Invitees to the event this spring would likely include community leaders, rabbis, other religious leaders, Holocaust survivors, or their immediate descendants and politicians.

Warren Solomon — who is a friend of the commission, serves on the board of the Temple Beth El synagogue in Jefferson City and used to work in DESE’s curriculum office — suggested curriculum leaders from large school districts also be invited.

The commission may also have a proclamation to be read at the event that decries anti-Semitism, and the group debated Thursday whether to adjust the language in the commission’s charge to be more inclusive of people murdered in the Holocaust who were not killed at Nazi concentration camps.

Solomon raised a concern about the commission calling attention to itself through legislative channels in that way, given former Gov. Eric Greitens’ desire to cut back state commissions and the group’s uncertainty about Gov. Mike Parson’s stance on that agenda. The group seemed to agree to proceed, with caution.

Cavender said Parson did make it a point to personally visit folks at the Jewish Federation of St. Louis after the killing of 11 people in October at a synagogue in Pennsylvania.

Those killings brought renewed public attention to anti-Semitism in the United States. The Anti-Defamation League — which tracks and responds to anti-Semitism in the country — reported in February that despite an overall half-century decline in anti-Semitic attitudes in the U.S., anti-Semitic incidents in the country increased 57 percent from 2016-17 in “the largest single-year increase on record and the second highest number (of 1,986 anti-Semitic incidents) reported since ADL started tracking incident data in the 1970s.”

The count of anti-Semitic physical assaults reported last year was down 47 percent from 2016, but harassment including bomb threats had increased 41 percent, and vandalism had increased 86 percent.

The ADL added the overall increase “was in part due to a significant increase in incidents in schools and on college campuses, which nearly doubled for the second year in a row.”

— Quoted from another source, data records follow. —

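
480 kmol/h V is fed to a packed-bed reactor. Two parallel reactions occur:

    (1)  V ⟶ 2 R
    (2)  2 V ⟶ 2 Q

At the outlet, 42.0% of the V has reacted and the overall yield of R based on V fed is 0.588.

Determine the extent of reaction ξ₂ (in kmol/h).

Yield of R: 2ξ₁ / 480 = 0.588 → ξ₁ = 141.1 kmol/h.
Conversion of V: 1ξ₁ + 2ξ₂ = 0.42 × 480 = 201.6 → ξ₂ = 30.24 kmol/h.
Outlet amounts (n = n₀ + Σ ν·ξ):
  V: 480 − 1(141.1) − 2(30.24) = 278.4
  R: 0 + 2(141.1) = 282.2
  Q: 0 + 2(30.24) = 60.48

ξ₂ = 30.2 kmol/h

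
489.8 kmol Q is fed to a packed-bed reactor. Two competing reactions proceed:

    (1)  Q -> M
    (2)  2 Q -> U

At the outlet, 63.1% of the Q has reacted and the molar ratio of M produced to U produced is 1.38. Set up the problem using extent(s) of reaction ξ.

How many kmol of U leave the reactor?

91.4 kmol

Conversion of Q: Q consumed = 0.631 × 489.8 = 309.1 kmol = 1ξ₁ + 2ξ₂.
Selectivity: 1ξ₁ / (1ξ₂) = 1.38 → ξ₁ = 1.38 ξ₂.
Substitute: (1·1.38 + 2) ξ₂ = 309.1 → ξ₂ = 91.44 kmol, ξ₁ = 126.2 kmol.
Outlet amounts (n = n₀ + Σ ν·ξ):
  Q: 489.8 − 1(126.2) − 2(91.44) = 180.7
  M: 0 + 1(126.2) = 126.2
  U: 0 + 1(91.44) = 91.44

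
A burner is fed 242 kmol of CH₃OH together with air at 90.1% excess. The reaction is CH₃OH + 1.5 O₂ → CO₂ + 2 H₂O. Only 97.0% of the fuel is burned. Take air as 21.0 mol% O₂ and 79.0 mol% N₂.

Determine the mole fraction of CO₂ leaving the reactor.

Stoichiometric O₂ = 1.5 × 242 = 363 kmol; O₂ fed = 363 × 1.901 = 690.1 kmol.
N₂ fed = 690.1 × 79/21 = 2596 kmol.
Fuel reacted = 0.97 × 242 → ξ = 234.7 kmol.
Outlet (n = n₀ + ν ξ):
  CH₃OH: 242 − 1(234.7) = 7.26
  O₂: 690.1 − 1.5(234.7) = 338
  N₂: 2596 (inert)
  CO₂: 0 + 1(234.7) = 234.7
  H₂O: 0 + 2(234.7) = 469.5
Total out = 3645 kmol; y_CO₂ = 234.7 / 3645 = 0.06439.

0.0644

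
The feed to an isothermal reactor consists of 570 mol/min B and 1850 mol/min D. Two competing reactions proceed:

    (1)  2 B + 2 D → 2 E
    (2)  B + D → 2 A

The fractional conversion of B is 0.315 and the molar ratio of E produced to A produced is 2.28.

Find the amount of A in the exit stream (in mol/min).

Conversion of B: B consumed = 0.315 × 570 = 179.6 mol/min = 2ξ₁ + 1ξ₂.
Selectivity: 2ξ₁ / (2ξ₂) = 2.28 → ξ₁ = 2.28 ξ₂.
Substitute: (2·2.28 + 1) ξ₂ = 179.6 → ξ₂ = 32.29 mol/min, ξ₁ = 73.63 mol/min.
Outlet amounts (n = n₀ + Σ ν·ξ):
  B: 570 − 2(73.63) − 1(32.29) = 390.4
  D: 1850 − 2(73.63) − 1(32.29) = 1670
  E: 0 + 2(73.63) = 147.3
  A: 0 + 2(32.29) = 64.59

64.6 mol/min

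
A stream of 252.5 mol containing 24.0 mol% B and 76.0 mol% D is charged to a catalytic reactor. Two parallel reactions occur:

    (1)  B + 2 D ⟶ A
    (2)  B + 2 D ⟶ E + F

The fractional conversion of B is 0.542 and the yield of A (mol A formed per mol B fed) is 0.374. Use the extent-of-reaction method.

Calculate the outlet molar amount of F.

10.2 mol

Yield of A: 1ξ₁ / 60.6 = 0.374 → ξ₁ = 22.66 mol.
Conversion of B: 1ξ₁ + 1ξ₂ = 0.542 × 60.6 = 32.85 → ξ₂ = 10.18 mol.
Outlet amounts (n = n₀ + Σ ν·ξ):
  B: 60.6 − 1(22.66) − 1(10.18) = 27.75
  D: 191.9 − 2(22.66) − 2(10.18) = 126.2
  A: 0 + 1(22.66) = 22.66
  E: 0 + 1(10.18) = 10.18
  F: 0 + 1(10.18) = 10.18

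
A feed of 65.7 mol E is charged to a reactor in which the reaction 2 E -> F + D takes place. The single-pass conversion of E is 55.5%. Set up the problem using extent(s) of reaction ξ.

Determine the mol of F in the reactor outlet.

E reacted = 0.555 × 65.7 = 36.46 mol; ν_E = −2, so ξ = 36.46/2 = 18.23 mol.
Outlet amounts (n = n₀ + ν ξ):
  E: 65.7 − 2(18.23) = 29.24
  F: 0 + 1(18.23) = 18.23
  D: 0 + 1(18.23) = 18.23

18.2 mol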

“Anti-Semitism, bigotry, hatred doesn’t start with putting people in gas chambers,” said commission member Sam Devinski, of Kansas City, but it starts with things like bullying in schools, and people not standing up for others.

“Education’s the only way to fight this,” Devorah Goldenberg said. “In terms of this commission, I think it’s more relevant than ever.”

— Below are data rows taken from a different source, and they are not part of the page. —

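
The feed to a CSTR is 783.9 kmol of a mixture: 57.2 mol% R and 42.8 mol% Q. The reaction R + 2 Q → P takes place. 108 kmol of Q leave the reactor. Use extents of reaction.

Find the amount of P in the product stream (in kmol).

For Q: n = n₀ − 2ξ → 108 = 335.5 − 2ξ, giving ξ = 113.8 kmol.
Outlet amounts (n = n₀ + ν ξ):
  R: 448.4 − 1(113.8) = 334.6
  Q: 335.5 − 2(113.8) = 108
  P: 0 + 1(113.8) = 113.8

114 kmol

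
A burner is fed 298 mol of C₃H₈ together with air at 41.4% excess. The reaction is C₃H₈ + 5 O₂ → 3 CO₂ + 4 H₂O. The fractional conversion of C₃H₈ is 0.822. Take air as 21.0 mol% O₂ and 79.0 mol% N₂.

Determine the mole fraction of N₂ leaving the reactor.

0.749

Stoichiometric O₂ = 5 × 298 = 1490 mol; O₂ fed = 1490 × 1.414 = 2107 mol.
N₂ fed = 2107 × 79/21 = 7926 mol.
Fuel reacted = 0.822 × 298 → ξ = 245 mol.
Outlet (n = n₀ + ν ξ):
  C₃H₈: 298 − 1(245) = 53.04
  O₂: 2107 − 5(245) = 882.1
  N₂: 7926 (inert)
  CO₂: 0 + 3(245) = 734.9
  H₂O: 0 + 4(245) = 979.8
Total out = 10580 mol; y_N₂ = 7926 / 10580 = 0.7494.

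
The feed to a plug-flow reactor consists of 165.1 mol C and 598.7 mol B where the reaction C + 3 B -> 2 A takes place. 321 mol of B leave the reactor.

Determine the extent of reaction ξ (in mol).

ξ = 92.6 mol

For B: n = n₀ − 3ξ → 321 = 598.7 − 3ξ, giving ξ = 92.57 mol.
Outlet amounts (n = n₀ + ν ξ):
  C: 165.1 − 1(92.57) = 72.53
  B: 598.7 − 3(92.57) = 321
  A: 0 + 2(92.57) = 185.1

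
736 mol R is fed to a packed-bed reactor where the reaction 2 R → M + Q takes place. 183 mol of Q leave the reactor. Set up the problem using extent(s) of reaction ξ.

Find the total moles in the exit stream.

For Q: n = n₀ + 1ξ → 183 = 0 + 1ξ, giving ξ = 183 mol.
Outlet amounts (n = n₀ + ν ξ):
  R: 736 − 2(183) = 370
  M: 0 + 1(183) = 183
  Q: 0 + 1(183) = 183
Total out = 370 + 183 + 183 = 736 mol.

736 mol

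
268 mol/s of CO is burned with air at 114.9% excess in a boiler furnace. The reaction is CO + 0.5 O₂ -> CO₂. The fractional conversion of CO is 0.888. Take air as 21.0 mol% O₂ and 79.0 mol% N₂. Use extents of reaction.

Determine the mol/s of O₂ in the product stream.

Stoichiometric O₂ = 0.5 × 268 = 134 mol/s; O₂ fed = 134 × 2.149 = 288 mol/s.
N₂ fed = 288 × 79/21 = 1083 mol/s.
Fuel reacted = 0.888 × 268 → ξ = 238 mol/s.
Outlet (n = n₀ + ν ξ):
  CO: 268 − 1(238) = 30.02
  O₂: 288 − 0.5(238) = 169
  N₂: 1083 (inert)
  CO₂: 0 + 1(238) = 238

169 mol/s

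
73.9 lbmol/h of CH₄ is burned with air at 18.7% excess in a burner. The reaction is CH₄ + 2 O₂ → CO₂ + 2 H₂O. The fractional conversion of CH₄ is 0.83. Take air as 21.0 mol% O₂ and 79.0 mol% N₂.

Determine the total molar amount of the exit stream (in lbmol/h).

Stoichiometric O₂ = 2 × 73.9 = 147.8 lbmol/h; O₂ fed = 147.8 × 1.187 = 175.4 lbmol/h.
N₂ fed = 175.4 × 79/21 = 660 lbmol/h.
Fuel reacted = 0.83 × 73.9 → ξ = 61.34 lbmol/h.
Outlet (n = n₀ + ν ξ):
  CH₄: 73.9 − 1(61.34) = 12.56
  O₂: 175.4 − 2(61.34) = 52.76
  N₂: 660 (inert)
  CO₂: 0 + 1(61.34) = 61.34
  H₂O: 0 + 2(61.34) = 122.7
Total out = 12.56 + 52.76 + 660 + 61.34 + 122.7 = 909.3 lbmol/h.

909 lbmol/h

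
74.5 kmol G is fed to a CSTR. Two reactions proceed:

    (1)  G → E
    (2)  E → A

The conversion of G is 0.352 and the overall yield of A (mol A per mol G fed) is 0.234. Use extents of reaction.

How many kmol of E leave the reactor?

8.79 kmol

Conversion of G: G consumed = 1ξ₁ = 0.352 × 74.5 → ξ₁ = 26.22 kmol.
Yield of A: 1ξ₂ / 74.5 = 0.234 → ξ₂ = 17.43 kmol.
Outlet amounts (n = n₀ + Σ ν·ξ):
  G: 74.5 − 1(26.22) = 48.28
  E: 0 + 1(26.22) − 1(17.43) = 8.791
  A: 0 + 1(17.43) = 17.43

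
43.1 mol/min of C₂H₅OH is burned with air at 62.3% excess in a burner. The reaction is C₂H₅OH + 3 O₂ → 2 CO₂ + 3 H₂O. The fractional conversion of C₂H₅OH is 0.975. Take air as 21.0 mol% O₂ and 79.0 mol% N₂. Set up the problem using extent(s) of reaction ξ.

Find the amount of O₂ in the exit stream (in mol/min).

83.8 mol/min

Stoichiometric O₂ = 3 × 43.1 = 129.3 mol/min; O₂ fed = 129.3 × 1.623 = 209.9 mol/min.
N₂ fed = 209.9 × 79/21 = 789.5 mol/min.
Fuel reacted = 0.975 × 43.1 → ξ = 42.02 mol/min.
Outlet (n = n₀ + ν ξ):
  C₂H₅OH: 43.1 − 1(42.02) = 1.078
  O₂: 209.9 − 3(42.02) = 83.79
  N₂: 789.5 (inert)
  CO₂: 0 + 2(42.02) = 84.05
  H₂O: 0 + 3(42.02) = 126.1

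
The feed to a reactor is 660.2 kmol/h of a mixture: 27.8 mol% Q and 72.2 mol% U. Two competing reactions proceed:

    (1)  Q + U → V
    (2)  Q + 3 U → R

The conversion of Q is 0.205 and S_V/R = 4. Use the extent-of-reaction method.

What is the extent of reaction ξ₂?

Conversion of Q: Q consumed = 0.205 × 183.5 = 37.62 kmol/h = 1ξ₁ + 1ξ₂.
Selectivity: 1ξ₁ / (1ξ₂) = 4 → ξ₁ = 4 ξ₂.
Substitute: (1·4 + 1) ξ₂ = 37.62 → ξ₂ = 7.525 kmol/h, ξ₁ = 30.1 kmol/h.
Outlet amounts (n = n₀ + Σ ν·ξ):
  Q: 183.5 − 1(30.1) − 1(7.525) = 145.9
  U: 476.7 − 1(30.1) − 3(7.525) = 424
  V: 0 + 1(30.1) = 30.1
  R: 0 + 1(7.525) = 7.525

ξ₂ = 7.52 kmol/h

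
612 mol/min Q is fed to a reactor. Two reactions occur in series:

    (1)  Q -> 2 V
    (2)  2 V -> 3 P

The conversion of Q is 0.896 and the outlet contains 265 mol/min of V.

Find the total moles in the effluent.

1580 mol/min

Conversion of Q: Q consumed = 1ξ₁ = 0.896 × 612 → ξ₁ = 548.4 mol/min.
V balance: n_V = 0 + 2ξ₁ − 2ξ₂ = 265 → ξ₂ = (2·548.4 − 265)/2 = 415.9 mol/min.
Outlet amounts (n = n₀ + Σ ν·ξ):
  Q: 612 − 1(548.4) = 63.65
  V: 0 + 2(548.4) − 2(415.9) = 265
  P: 0 + 3(415.9) = 1248
Total out = 63.65 + 265 + 1248 = 1576 mol/min.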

Education about the Holocaust and anti-Semitism will continue to gain importance as survivors and others involved die of old age and are no longer able to share their testimonies firsthand.

Solomon and commission member Lolle Boettcher, of Owensville, said explicit Holocaust education should not start when children are too young to handle the subject matter, but there are opportunities for applicable lessons.

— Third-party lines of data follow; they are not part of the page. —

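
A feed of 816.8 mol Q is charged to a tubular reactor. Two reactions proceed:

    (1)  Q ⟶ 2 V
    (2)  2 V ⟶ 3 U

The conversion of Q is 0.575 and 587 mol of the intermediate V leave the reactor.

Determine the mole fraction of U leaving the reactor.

0.361

Conversion of Q: Q consumed = 1ξ₁ = 0.575 × 816.8 → ξ₁ = 469.7 mol.
V balance: n_V = 0 + 2ξ₁ − 2ξ₂ = 587 → ξ₂ = (2·469.7 − 587)/2 = 176.2 mol.
Outlet amounts (n = n₀ + Σ ν·ξ):
  Q: 816.8 − 1(469.7) = 347.1
  V: 0 + 2(469.7) − 2(176.2) = 587
  U: 0 + 3(176.2) = 528.5
Total out = 1463 mol; y_U = 528.5 / 1463 = 0.3613.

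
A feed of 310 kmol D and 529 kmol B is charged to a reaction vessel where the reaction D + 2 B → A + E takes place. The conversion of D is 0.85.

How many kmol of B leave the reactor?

2 kmol

D reacted = 0.85 × 310 = 263.5 kmol; ν_D = −1, so ξ = 263.5/1 = 263.5 kmol.
Outlet amounts (n = n₀ + ν ξ):
  D: 310 − 1(263.5) = 46.5
  B: 529 − 2(263.5) = 2
  A: 0 + 1(263.5) = 263.5
  E: 0 + 1(263.5) = 263.5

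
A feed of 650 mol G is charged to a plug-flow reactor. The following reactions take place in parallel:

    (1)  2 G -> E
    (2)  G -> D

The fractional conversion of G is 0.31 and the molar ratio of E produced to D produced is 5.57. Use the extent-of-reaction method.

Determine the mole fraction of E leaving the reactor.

0.166

Conversion of G: G consumed = 0.31 × 650 = 201.5 mol = 2ξ₁ + 1ξ₂.
Selectivity: 1ξ₁ / (1ξ₂) = 5.57 → ξ₁ = 5.57 ξ₂.
Substitute: (2·5.57 + 1) ξ₂ = 201.5 → ξ₂ = 16.6 mol, ξ₁ = 92.45 mol.
Outlet amounts (n = n₀ + Σ ν·ξ):
  G: 650 − 2(92.45) − 1(16.6) = 448.5
  E: 0 + 1(92.45) = 92.45
  D: 0 + 1(16.6) = 16.6
Total out = 557.5 mol; y_E = 92.45 / 557.5 = 0.1658.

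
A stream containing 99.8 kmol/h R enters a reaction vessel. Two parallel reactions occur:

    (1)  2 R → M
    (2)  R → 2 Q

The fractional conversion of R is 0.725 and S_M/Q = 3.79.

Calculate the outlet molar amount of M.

33.9 kmol/h

Conversion of R: R consumed = 0.725 × 99.8 = 72.35 kmol/h = 2ξ₁ + 1ξ₂.
Selectivity: 1ξ₁ / (2ξ₂) = 3.79 → ξ₁ = 7.58 ξ₂.
Substitute: (2·7.58 + 1) ξ₂ = 72.35 → ξ₂ = 4.477 kmol/h, ξ₁ = 33.94 kmol/h.
Outlet amounts (n = n₀ + Σ ν·ξ):
  R: 99.8 − 2(33.94) − 1(4.477) = 27.45
  M: 0 + 1(33.94) = 33.94
  Q: 0 + 2(4.477) = 8.955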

“Are there certain foundational things kids should be learning in those grades?” Solomon asked of lessons for younger students, such as how to treat one another and standing up for people.

“Have you thought about teaching cultural diversity first?” Boettcher said of a question she asks elementary school teachers who want to begin education on the Holocaust by diving into the more difficult subject matter first thing.

There was hardly any discussion Thursday about whether to request that Missouri schools be mandated to teach about the Holocaust. DESE has some expectations of content and skills that districts should use to frame curriculum, but curriculum decisions are largely left to individual school districts.

DESE has previously shown in its stated curriculum expectations that there are opportunities for teachers and students of later elementary years on into middle and high school grades to seek out or be encouraged to seek out engagement with history, depictions of and responses to the Holocaust and other genocides. Some other states, though, such as Illinois, have more specific requirements about what schools teach about the Holocaust and other genocides.

The mandate approach can have its drawbacks, though, members of the commission said.

“If teachers don’t know how to do it, it could do more harm than good,” Devinski said.

Boettcher advocated that educators should have rationale and guidelines presented to them along with any educational resources made available to teachers.

The United States Holocaust Memorial Museum, for example, has specific advice for each of the guidelines for teaching about the Holocaust that the museum lists on its website — along with “essential topics to teach,” common questions and answers to the question, “Why teach about the Holocaust?”

The commission’s DESE member — Dixie Grupe, who is director of social studies in the department’s Office of College and Career Readiness — said she is working on putting Holocaust educational resources on DESE’s social studies website.